Over the past decade I have travelled across South and Southeast Asia looking at the painfully slow pace of development in countries like Pakistan, India, Bangladesh, Malaysia, Indonesia and the rest of Southeast Asia.
The political elite of these countries talk on and on about development, progress, emancipation (both economic and mental) and yet remain beholden captives to the racialised ideologies of the colonial past.
Their feeble attempts at deconstructing the legacy of Empire often dwindles down to little more than a vulgar pastiche of reversed Orientalism at best, (as if the racism of Asians is somehow better than the racism of the European colonialists who came before); and their steadfast refusal to adapt to changes around them is irritating and infuriating to witness at close range.
In India and Pakistan I watched as my fellow academic friends who play the role of public intellectuals and who have been calling for peace and reconciliation between the two countries have been systematically denounced as ‘race traitors’, ‘cowards’, the fifth column within, etc. Some of the best minds that secular democratic India has produced have been pilloried and harangued by right-wing Hindutva fundamentalists who have called them ‘traitors’ to the great Hindu cause, labelled them ‘Muslim-lovers’ or worse still, apologists for the great Western conspiracy against the motherland.

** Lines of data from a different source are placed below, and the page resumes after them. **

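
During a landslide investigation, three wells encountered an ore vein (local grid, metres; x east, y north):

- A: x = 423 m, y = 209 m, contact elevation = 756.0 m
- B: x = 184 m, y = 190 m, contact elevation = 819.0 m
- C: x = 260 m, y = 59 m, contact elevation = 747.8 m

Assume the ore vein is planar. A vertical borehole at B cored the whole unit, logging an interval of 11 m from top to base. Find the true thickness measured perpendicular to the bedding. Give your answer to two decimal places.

Let the plane be z = a·x + b·y + c.
B−A: −239a − 19b = 63;  C−A: −163a − 150b = −8.2.
Solving gives a = −0.29328, b = 0.37336.
|∇z| = √(a²+b²) = 0.47478, so dip δ = arctan(0.47478) = 25.40°.
True thickness = vertical thickness × cos δ = 11 × cos 25.40° = 9.94 m.

9.94 m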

The same level of puerile non-debate can be seen in Southeast Asia too: Thai pacifists who have called for a settled end to the hostilities in the Muslim south have been denounced as apologists for Muslim extremists; in Malaysia academics who have called for the re-working and re-negotiation of the social contract have been labelled ‘race traitors’; in Indonesia moderate Muslim intellectuals who have defended Indonesia’s plural society and culture have been branded enemies of Islam. So what gives? The country that is closest to my heard is, of course, Malaysia and the recent developments in the country has given me reason to be worried about its future. Religious and racial sectarianism remain the dominant features on its political landscape and there is the apparent need for some form of national reconciliation and healing.
Politics has always been influenced by elements that are variable and sometimes even irrational; but this time round the weird and wonderful manifestation of collective anger and frustration may take us to the end of politics itself, and with that our aspirations for development, progress and political maturity can be dumped into the bin as well. How terribly sad!